Recent excavations by the Mexican archaeologist Roberto Garcia Moll identified two burials under the temple floor: one of an aged woman, accompanied by a rich offering; and the second of an old man, accompanied by an even richer one. These are believed to be Itzamnaaj Balam III and one of his other wives; Lady Xook's tomb is thought to be in the adjacent Temple 24, because it features an inscription recording the queen's death in AD 749.
Lintel 24 is the easternmost of three door lintels above the doorways in Temple 23, and it features a scene of the Maya bloodletting ritual performed by Lady Xook, which took place, according to the accompanying hieroglyphic text, in October of 709 AD. The king Itzamnaaj Balam III is holding a torch above his queen who is kneeling in front of him, suggesting that the ritual is taking place at night or in a dark, secluded room of the temple. Lady Xook is passing a rope through her tongue, after having pierced it with a stingray spine, and her blood is dripping onto bark paper in a basket.
The textiles, headdresses and royal accessories are extremely elegant, suggesting the high status of the personages. The finely carved stone relief emphasizes the elegance of the woven cape worn by the queen. The king wears a pendant around his neck portraying the sun god and a severed head, probably of a war captive, adorns his headdress.
Yaxchilán was rediscovered by explorers in the 19th century. The famous English and French explorers Alfred Maudslay and Desiré Charnay visited the ruins of Yaxchilan at the same time and reported their findings to different institutions.
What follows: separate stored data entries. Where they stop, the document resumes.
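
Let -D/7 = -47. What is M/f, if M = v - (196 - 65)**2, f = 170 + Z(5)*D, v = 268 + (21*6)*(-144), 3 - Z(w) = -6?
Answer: -35037/3131 ≈ -11.190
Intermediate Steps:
Z(w) = 9 (Z(w) = 3 - 1*(-6) = 3 + 6 = 9)
v = -17876 (v = 268 + 126*(-144) = 268 - 18144 = -17876)
D = 329 (D = -7*(-47) = 329)
f = 3131 (f = 170 + 9*329 = 170 + 2961 = 3131)
M = -35037 (M = -17876 - (196 - 65)**2 = -17876 - 1*131**2 = -17876 - 1*17161 = -17876 - 17161 = -35037)
M/f = -35037/3131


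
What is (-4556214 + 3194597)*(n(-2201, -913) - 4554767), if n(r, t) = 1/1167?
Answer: 7237556822643296/1167 ≈ 6.2018e+12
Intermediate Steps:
n(r, t) = 1/1167
(-4556214 + 3194597)*(n(-2201, -913) - 4554767) = (-4556214 + 3194597)*(1/1167 - 4554767) = -1361617*(-5315413088/1167) = 7237556822643296/1167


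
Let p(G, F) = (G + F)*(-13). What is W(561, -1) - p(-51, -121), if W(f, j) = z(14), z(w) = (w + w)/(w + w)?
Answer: -2235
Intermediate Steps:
z(w) = 1 (z(w) = (2*w)/((2*w)) = (2*w)*(1/(2*w)) = 1)
W(f, j) = 1
p(G, F) = -13*F - 13*G (p(G, F) = (F + G)*(-13) = -13*F - 13*G)
W(561, -1) - p(-51, -121) = 1 - (-13*(-121) - 13*(-51)) = 1 - (1573 + 663) = 1 - 1*2236 = 1 - 2236 = -2235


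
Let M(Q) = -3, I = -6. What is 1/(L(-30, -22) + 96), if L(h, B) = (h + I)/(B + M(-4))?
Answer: 25/2436 ≈ 0.010263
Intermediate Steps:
L(h, B) = (-6 + h)/(-3 + B) (L(h, B) = (h - 6)/(B - 3) = (-6 + h)/(-3 + B))
1/(L(-30, -22) + 96) = 1/((-6 - 30)/(-3 - 22) + 96) = 1/(-36/(-25) + 96) = 1/(-1/25*(-36) + 96) = 1/(36/25 + 96) = 1/(2436/25) = 25/2436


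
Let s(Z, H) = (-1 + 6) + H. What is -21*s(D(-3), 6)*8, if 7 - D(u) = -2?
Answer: -1848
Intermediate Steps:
D(u) = 9 (D(u) = 7 - 1*(-2) = 7 + 2 = 9)
s(Z, H) = 5 + H
-21*s(D(-3), 6)*8 = -21*(5 + 6)*8 = -21*11*8 = -231*8 = -1848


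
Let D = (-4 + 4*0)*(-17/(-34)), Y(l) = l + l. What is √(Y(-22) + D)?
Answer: I*√46 ≈ 6.7823*I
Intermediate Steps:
Y(l) = 2*l
D = -2 (D = (-4 + 0)*(-17*(-1/34)) = -4*½ = -2)
√(Y(-22) + D) = √(2*(-22) - 2) = √(-44 - 2) = √(-46) = I*√46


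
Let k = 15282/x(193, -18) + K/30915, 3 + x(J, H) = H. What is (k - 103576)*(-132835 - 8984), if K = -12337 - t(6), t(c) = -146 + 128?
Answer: 1067042918886779/72135 ≈ 1.4792e+10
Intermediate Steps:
t(c) = -18
x(J, H) = -3 + H
K = -12319 (K = -12337 - 1*(-18) = -12337 + 18 = -12319)
k = -157567243/216405 (k = 15282/(-3 - 18) - 12319/30915 = 15282/(-21) - 12319*1/30915 = 15282*(-1/21) - 12319/30915 = -5094/7 - 12319/30915 = -157567243/216405 ≈ -728.11)
(k - 103576)*(-132835 - 8984) = (-157567243/216405 - 103576)*(-132835 - 8984) = -22571931523/216405*(-141819) = 1067042918886779/72135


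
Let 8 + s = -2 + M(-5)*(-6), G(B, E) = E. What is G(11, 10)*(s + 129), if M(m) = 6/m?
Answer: 1262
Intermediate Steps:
s = -14/5 (s = -8 + (-2 + (6/(-5))*(-6)) = -8 + (-2 + (6*(-⅕))*(-6)) = -8 + (-2 - 6/5*(-6)) = -8 + (-2 + 36/5) = -8 + 26/5 = -14/5 ≈ -2.8000)
G(11, 10)*(s + 129) = 10*(-14/5 + 129) = 10*(631/5) = 1262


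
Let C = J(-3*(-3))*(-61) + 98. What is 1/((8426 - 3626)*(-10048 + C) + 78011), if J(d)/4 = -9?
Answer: -1/37141189 ≈ -2.6924e-8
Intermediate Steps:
J(d) = -36 (J(d) = 4*(-9) = -36)
C = 2294 (C = -36*(-61) + 98 = 2196 + 98 = 2294)
1/((8426 - 3626)*(-10048 + C) + 78011) = 1/((8426 - 3626)*(-10048 + 2294) + 78011) = 1/(4800*(-7754) + 78011) = 1/(-37219200 + 78011) = 1/(-37141189) = -1/37141189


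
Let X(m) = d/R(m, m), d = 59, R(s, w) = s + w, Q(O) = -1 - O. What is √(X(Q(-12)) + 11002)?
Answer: √5326266/22 ≈ 104.90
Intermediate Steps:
X(m) = 59/(2*m) (X(m) = 59/(m + m) = 59/((2*m)) = 59*(1/(2*m)) = 59/(2*m))
√(X(Q(-12)) + 11002) = √(59/(2*(-1 - 1*(-12))) + 11002) = √(59/(2*(-1 + 12)) + 11002) = √((59/2)/11 + 11002) = √((59/2)*(1/11) + 11002) = √(59/22 + 11002) = √(242103/22) = √5326266/22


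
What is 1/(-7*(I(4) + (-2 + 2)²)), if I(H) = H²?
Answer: -1/112 ≈ -0.0089286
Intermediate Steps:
1/(-7*(I(4) + (-2 + 2)²)) = 1/(-7*(4² + (-2 + 2)²)) = 1/(-7*(16 + 0²)) = 1/(-7*(16 + 0)) = 1/(-7*16) = 1/(-112) = -1/112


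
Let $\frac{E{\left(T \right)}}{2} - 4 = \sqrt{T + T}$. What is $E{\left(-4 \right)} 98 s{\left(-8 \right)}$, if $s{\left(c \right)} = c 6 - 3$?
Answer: $-39984 - 19992 i \sqrt{2} \approx -39984.0 - 28273.0 i$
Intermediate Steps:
$s{\left(c \right)} = -3 + 6 c$ ($s{\left(c \right)} = 6 c - 3 = -3 + 6 c$)
$E{\left(T \right)} = 8 + 2 \sqrt{2} \sqrt{T}$ ($E{\left(T \right)} = 8 + 2 \sqrt{T + T} = 8 + 2 \sqrt{2 T} = 8 + 2 \sqrt{2} \sqrt{T}$)
$E{\left(-4 \right)} 98 s{\left(-8 \right)} = \left(8 + 2 \sqrt{2} \sqrt{-4}\right) 98 \left(-3 + 6 \left(-8\right)\right) = \left(8 + 2 \sqrt{2} \cdot 2 i\right) 98 \left(-3 - 48\right) = \left(8 + 4 i \sqrt{2}\right) 98 \left(-51\right) = \left(784 + 392 i \sqrt{2}\right) \left(-51\right) = -39984 - 19992 i \sqrt{2}$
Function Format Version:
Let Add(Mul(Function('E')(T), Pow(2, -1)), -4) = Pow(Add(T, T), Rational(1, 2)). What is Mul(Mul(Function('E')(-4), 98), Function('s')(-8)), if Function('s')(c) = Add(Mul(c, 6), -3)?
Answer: Add(-39984, Mul(-19992, I, Pow(2, Rational(1, 2)))) ≈ Add(-39984., Mul(-28273., I))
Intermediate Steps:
Function('s')(c) = Add(-3, Mul(6, c)) (Function('s')(c) = Add(Mul(6, c), -3) = Add(-3, Mul(6, c)))
Function('E')(T) = Add(8, Mul(2, Pow(2, Rational(1, 2)), Pow(T, Rational(1, 2)))) (Function('E')(T) = Add(8, Mul(2, Pow(Add(T, T), Rational(1, 2)))) = Add(8, Mul(2, Pow(Mul(2, T), Rational(1, 2)))) = Add(8, Mul(2, Mul(Pow(2, Rational(1, 2)), Pow(T, Rational(1, 2))))) = Add(8, Mul(2, Pow(2, Rational(1, 2)), Pow(T, Rational(1, 2)))))
Mul(Mul(Function('E')(-4), 98), Function('s')(-8)) = Mul(Mul(Add(8, Mul(2, Pow(2, Rational(1, 2)), Pow(-4, Rational(1, 2)))), 98), Add(-3, Mul(6, -8))) = Mul(Mul(Add(8, Mul(2, Pow(2, Rational(1, 2)), Mul(2, I))), 98), Add(-3, -48)) = Mul(Mul(Add(8, Mul(4, I, Pow(2, Rational(1, 2)))), 98), -51) = Mul(Add(784, Mul(392, I, Pow(2, Rational(1, 2)))), -51) = Add(-39984, Mul(-19992, I, Pow(2, Rational(1, 2))))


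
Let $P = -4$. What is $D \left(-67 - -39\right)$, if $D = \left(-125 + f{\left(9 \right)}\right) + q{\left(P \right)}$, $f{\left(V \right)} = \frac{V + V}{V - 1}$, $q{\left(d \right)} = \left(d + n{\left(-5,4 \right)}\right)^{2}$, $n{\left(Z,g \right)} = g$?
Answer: $3437$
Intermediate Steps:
$q{\left(d \right)} = \left(4 + d\right)^{2}$ ($q{\left(d \right)} = \left(d + 4\right)^{2} = \left(4 + d\right)^{2}$)
$f{\left(V \right)} = \frac{2 V}{-1 + V}$
$D = - \frac{491}{4}$ ($D = \left(-125 + 2 \cdot 9 \frac{1}{-1 + 9}\right) + \left(4 - 4\right)^{2} = \left(-125 + 2 \cdot 9 \cdot \frac{1}{8}\right) + 0^{2} = \left(-125 + 2 \cdot 9 \cdot \frac{1}{8}\right) + 0 = \left(-125 + \frac{9}{4}\right) + 0 = - \frac{491}{4} + 0 = - \frac{491}{4} \approx -122.75$)
$D \left(-67 - -39\right) = - \frac{491 \left(-67 - -39\right)}{4} = - \frac{491 \left(-67 + 39\right)}{4} = \left(- \frac{491}{4}\right) \left(-28\right) = 3437$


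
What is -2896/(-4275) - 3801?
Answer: -16246379/4275 ≈ -3800.3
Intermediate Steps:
-2896/(-4275) - 3801 = -2896*(-1/4275) - 3801 = 2896/4275 - 3801 = -16246379/4275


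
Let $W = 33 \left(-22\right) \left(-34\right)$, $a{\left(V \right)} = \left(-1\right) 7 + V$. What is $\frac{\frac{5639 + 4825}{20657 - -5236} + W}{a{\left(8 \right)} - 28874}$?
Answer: $- \frac{213051092}{249202863} \approx -0.85493$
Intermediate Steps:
$a{\left(V \right)} = -7 + V$
$W = 24684$ ($W = \left(-726\right) \left(-34\right) = 24684$)
$\frac{\frac{5639 + 4825}{20657 - -5236} + W}{a{\left(8 \right)} - 28874} = \frac{\frac{5639 + 4825}{20657 - -5236} + 24684}{\left(-7 + 8\right) - 28874} = \frac{\frac{10464}{20657 + 5236} + 24684}{1 - 28874} = \frac{\frac{10464}{25893} + 24684}{-28873} = \left(10464 \cdot \frac{1}{25893} + 24684\right) \left(- \frac{1}{28873}\right) = \left(\frac{3488}{8631} + 24684\right) \left(- \frac{1}{28873}\right) = \frac{213051092}{8631} \left(- \frac{1}{28873}\right) = - \frac{213051092}{249202863}$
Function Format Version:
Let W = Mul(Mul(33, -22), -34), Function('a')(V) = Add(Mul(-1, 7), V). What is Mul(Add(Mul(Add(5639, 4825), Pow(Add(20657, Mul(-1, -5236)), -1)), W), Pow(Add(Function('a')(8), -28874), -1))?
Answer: Rational(-213051092, 249202863) ≈ -0.85493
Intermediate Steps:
Function('a')(V) = Add(-7, V)
W = 24684 (W = Mul(-726, -34) = 24684)
Mul(Add(Mul(Add(5639, 4825), Pow(Add(20657, Mul(-1, -5236)), -1)), W), Pow(Add(Function('a')(8), -28874), -1)) = Mul(Add(Mul(Add(5639, 4825), Pow(Add(20657, Mul(-1, -5236)), -1)), 24684), Pow(Add(Add(-7, 8), -28874), -1)) = Mul(Add(Mul(10464, Pow(Add(20657, 5236), -1)), 24684), Pow(Add(1, -28874), -1)) = Mul(Add(Mul(10464, Pow(25893, -1)), 24684), Pow(-28873, -1)) = Mul(Add(Mul(10464, Rational(1, 25893)), 24684), Rational(-1, 28873)) = Mul(Add(Rational(3488, 8631), 24684), Rational(-1, 28873)) = Mul(Rational(213051092, 8631), Rational(-1, 28873)) = Rational(-213051092, 249202863)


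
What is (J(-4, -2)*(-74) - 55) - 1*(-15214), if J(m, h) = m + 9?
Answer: 14789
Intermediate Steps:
J(m, h) = 9 + m
(J(-4, -2)*(-74) - 55) - 1*(-15214) = ((9 - 4)*(-74) - 55) - 1*(-15214) = (5*(-74) - 55) + 15214 = (-370 - 55) + 15214 = -425 + 15214 = 14789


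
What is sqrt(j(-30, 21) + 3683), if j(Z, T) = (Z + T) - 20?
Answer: 3*sqrt(406) ≈ 60.448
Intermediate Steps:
j(Z, T) = -20 + T + Z (j(Z, T) = (T + Z) - 20 = -20 + T + Z)
sqrt(j(-30, 21) + 3683) = sqrt((-20 + 21 - 30) + 3683) = sqrt(-29 + 3683) = sqrt(3654) = 3*sqrt(406)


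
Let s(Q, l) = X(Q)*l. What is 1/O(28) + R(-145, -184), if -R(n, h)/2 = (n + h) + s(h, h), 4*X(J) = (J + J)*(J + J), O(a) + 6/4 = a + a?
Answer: 1358103596/109 ≈ 1.2460e+7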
Maudslay also made the fist map of the site. Other important explorers and, later on, archaeologists that worked at Yaxchilán were Tebert Maler, Ian Graham, Sylvanus Morely, and, recently, Roberto Garcia Moll.
In the 1930s, Tatiana Proskouriakoff studied the epigraphy of Yaxchilan, and on that basis built a history of the site, including a sequence of the rulers, still relied on today.